Speech Analysis Over Time

#Linegraphs 1-2: Analysis of the word 'America' over time
biden_linegraph_words3 %>%
  filter(word == "america") %>%
  ggplot(aes(x = as.Date(file, "%m-%d-%y"), y = n)) + 
geom_line(color = "blue", size = 0.5) + geom_point(color = "blue") + 
labs(title = "Biden's use of the word 'America' over time.", 
x = "Date", y = "Word Frequency per Day") + theme_minimal()

trump_linegraph_words3 %>%
  filter(word == "america") %>%
  ggplot(aes(x = as.Date(file, "%m-%d-%y"), y = n)) + 
geom_line(color = "red", size = 0.5) + geom_point(color = "red") + 
labs(title = "Trump's use of the word 'America' over time.", 
x = "Date", y = "Word Frequency per Day") + theme_minimal()

#For the linegraphs, I converted our text files into two dataframes, 
#one for Trump and one for Biden. I created variables to capture the 
#word frequencies similarly to the Emily Dickinson wordcloud lab and 
#then removed stopwords. After removing some extraneous text, I filtered
#the words 'america', 'president', and 'virus', as shown above. I then
#created six total linegraphs (three for each candidate) with the date
#on the x-axis and frequency of each word on the y-axis.

We can see that Biden’s use of the word ‘America’ remains relatively consistent over the last stage of his campaigning. A noticeable outlier towards the end is in his victory speech in early 2021.

We can also see that Trump used the word ‘America’ a similar amount that Biden did during his campaigning. However, we can see a noticeable decrease corresponding with when Joe Biden defeated him in the general election.

Biden used the word ‘president’ a similar amount of times, and again we see a noticeable outlier corresponding with his victory speech.

There is not a statistically significant difference between the amount of times Biden and Trump used the word ‘president’. As before though, we see this drops off somewhat after the general election.

Trump and Biden both used the term ‘virus’ a similar amount during their public appearances. We see Biden mentioned it a lot during the start of the Covid-19 pandemic, and again during his victory speech. Again, Trump mentioned it fairly consistently, until his defeat by Biden at which point he would rarely talk about it.

Limitations, Pitfalls, and Future Research

There were a number of limitations with our analyses. Specifically for the network analysis, tuning the parameters always required compromise. The value for d was far from perfect, and in choosing it, we sometimes captured real connections, yet other times captured noisy/false connections. For example, presidents like to list topics in groups, even though these topics may be completely unrelated. When analyzing these topics, our text mining incorrectly establishes links. Moreover, we faced the challenge of choosing the correct number of edges to display. Too many edges results in a cluttered visualization, while too few results in missed information. In compromising, we accepted both of these problems to some degree.

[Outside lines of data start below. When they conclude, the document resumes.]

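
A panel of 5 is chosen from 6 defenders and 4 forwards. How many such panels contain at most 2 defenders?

Split by how many defenders are chosen (0 through 2).
Sum: C(6,0)·C(4,5) + C(6,1)·C(4,4) + C(6,2)·C(4,3) = 0 + 6 + 60 = 66.

66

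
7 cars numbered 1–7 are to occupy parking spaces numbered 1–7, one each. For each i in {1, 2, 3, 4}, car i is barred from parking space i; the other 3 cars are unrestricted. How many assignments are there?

2790

Let Aᵢ (for 1 ≤ i ≤ 4) be the placements that put car i in its forbidden parking space. Any j of these fix j positions, leaving (7−j)! ways to fill the rest, and there are C(4,j) ways to pick which j.
By inclusion–exclusion, the number of valid placements is Σ_{j=0}^{4} (−1)^j C(4,j)·(7−j)!.
Computing: 5040 − 2880 + 720 − 96 + 6 = 2790.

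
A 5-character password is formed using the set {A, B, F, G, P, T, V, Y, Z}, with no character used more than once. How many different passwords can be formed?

15120

With no repetition, fill the 5 characters in order: 9 choices, then 8, down to 5.
That product is 9 × 8 × 7 × 6 × 5 = 15120.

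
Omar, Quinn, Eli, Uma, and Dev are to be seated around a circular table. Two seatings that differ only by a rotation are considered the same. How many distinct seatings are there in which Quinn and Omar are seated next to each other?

12

Treat {Quinn, Omar} as one unit (2 internal orders) and seat the resulting 4 units around the table: (3)! circular arrangements.
So 2 × (3)! = 2 × 6 = 12.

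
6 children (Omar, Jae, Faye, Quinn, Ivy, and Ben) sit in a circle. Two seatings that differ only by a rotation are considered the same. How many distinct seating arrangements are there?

120

Fix one person's seat to break rotational symmetry; the remaining 5 people can be arranged in (5)! = 120 ways.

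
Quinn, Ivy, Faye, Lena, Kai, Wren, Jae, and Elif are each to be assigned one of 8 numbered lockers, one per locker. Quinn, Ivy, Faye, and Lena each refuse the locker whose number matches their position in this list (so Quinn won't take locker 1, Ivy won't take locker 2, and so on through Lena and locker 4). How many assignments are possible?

24024

Let Aᵢ (for 1 ≤ i ≤ 4) be the placements that put person i in their forbidden locker. Any j of these fix j positions, leaving (8−j)! ways to fill the rest, and there are C(4,j) ways to pick which j.
By inclusion–exclusion, the number of valid placements is Σ_{j=0}^{4} (−1)^j C(4,j)·(8−j)!.
Computing: 40320 − 20160 + 4320 − 480 + 24 = 24024.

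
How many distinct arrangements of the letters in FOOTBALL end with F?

1260

With the last slot taken by F, it remains to arrange the other 7 letters (OOTBALL).
Those 7 letters have L appearing twice and O appearing twice, giving (7)!/(2!·2!) = 1260.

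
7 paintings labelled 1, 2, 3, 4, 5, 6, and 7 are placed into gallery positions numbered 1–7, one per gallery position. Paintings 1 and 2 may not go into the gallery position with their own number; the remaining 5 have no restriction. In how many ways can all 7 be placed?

Let Aᵢ (for i ∈ {1, 2}) be the placements that put painting i in its forbidden gallery position. Any j of these fix j positions, leaving (7−j)! ways to fill the rest, and there are C(2,j) ways to pick which j.
By inclusion–exclusion, the number of valid placements is Σ_{j=0}^{2} (−1)^j C(2,j)·(7−j)!.
Computing: 5040 − 1440 + 120 = 3720.

3720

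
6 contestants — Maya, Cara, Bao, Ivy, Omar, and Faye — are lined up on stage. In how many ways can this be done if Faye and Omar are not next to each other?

Of the 6! = 720 arrangements, those with Faye and Omar adjacent number 2 × 5! = 240 (treat the pair as a block with 2 internal orders).
So 720 − 240 = 480 arrangements keep them apart.

480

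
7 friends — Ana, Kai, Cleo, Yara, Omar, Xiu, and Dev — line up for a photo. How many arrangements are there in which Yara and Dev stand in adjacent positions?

Place the 5 others and the Yara-Dev pair as 6 objects in a line; the pair has 2 internal arrangements.
That gives 2 × 6! = 2 × 720 = 1440.

1440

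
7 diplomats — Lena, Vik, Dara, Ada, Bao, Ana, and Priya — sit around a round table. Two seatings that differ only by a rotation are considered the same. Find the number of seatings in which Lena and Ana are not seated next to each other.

480

Without the restriction there are (6)! = 720 seatings.
Those with Lena next to Ana: fuse the pair into one unit and seat 6 units around a circle — 2·(5)! = 240.
Subtracting, 720 − 240 = 480.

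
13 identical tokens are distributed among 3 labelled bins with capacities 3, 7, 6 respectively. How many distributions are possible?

Without the upper bounds there are C(15,2) = 105 ways to split 13 among 3 bins.
Subtract solutions that violate a single cap (substitute x_i' = x_i − (cap_i+1)): x_1 ≥ 4 gives C(11,2) = 55; x_2 ≥ 8 gives C(7,2) = 21; x_3 ≥ 7 gives C(8,2) = 28. Together 104.
Add back pairs where two caps are both exceeded: 3 + 6 + 0 = 9.
By inclusion–exclusion the count is 105 − 104 + 9 = 10.

10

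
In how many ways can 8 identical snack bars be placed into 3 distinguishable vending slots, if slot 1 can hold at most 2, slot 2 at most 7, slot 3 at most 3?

11

Without the upper bounds there are C(10,2) = 45 ways to split 8 among 3 vending slots.
Subtract solutions that violate a single cap (substitute x_i' = x_i − (cap_i+1)): x_1 ≥ 3 gives C(7,2) = 21; x_2 ≥ 8 gives C(2,2) = 1; x_3 ≥ 4 gives C(6,2) = 15. Together 37.
Add back pairs where two caps are both exceeded: 0 + 3 + 0 = 3.
By inclusion–exclusion the count is 45 − 37 + 3 = 11.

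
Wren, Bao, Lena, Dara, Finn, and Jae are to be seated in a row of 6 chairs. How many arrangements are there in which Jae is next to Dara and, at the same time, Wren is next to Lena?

96

Treat {Jae,Dara} as one block (2 orders) and {Wren,Lena} as another (2 orders).
That leaves 4 units to arrange: 2 × 2 × 4! = 4 × 24 = 96.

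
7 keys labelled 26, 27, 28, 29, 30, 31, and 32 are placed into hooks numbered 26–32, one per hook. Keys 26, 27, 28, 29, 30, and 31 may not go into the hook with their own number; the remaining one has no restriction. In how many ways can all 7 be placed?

Let Aᵢ (for 26 ≤ i ≤ 31) be the placements that put key i in its forbidden hook. Any j of these fix j positions, leaving (7−j)! ways to fill the rest, and there are C(6,j) ways to pick which j.
By inclusion–exclusion, the number of valid placements is Σ_{j=0}^{6} (−1)^j C(6,j)·(7−j)!.
Computing: 5040 − 4320 + 1800 − 480 + 90 − 12 + 1 = 2119.

2119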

The main limitation of the wordcloud is that is gives more emphasis to longer words over short words, therefore distorting the true frequency of the words since the longer words with more emphasis seem more frequent. As shown in the second wordcloud of Joe Biden, word clouds become inefficient when the word frequencies are less varied. Therefore, the Joe Biden wordcloud seems to have the same blue color for most of the words since the words are colored by frequency.

For the linegraphs, the speeches from Joe Biden available for scraping covered a larger timeframe than the speeches from Donald Trump. Even though it is around the same number of speeches for each candidate, it is possible the results could be different if we were to look at the same timeframe for both candidates.

While we feel like we adequately answered our specific questions, it’s definitely hard to make inference outside of that with larger questions, like how their different speech patterns contributed to the 2020 election. One interesting idea for future research is to analyze sentiment in their text, to determine the tone of language used and how that could shift over time.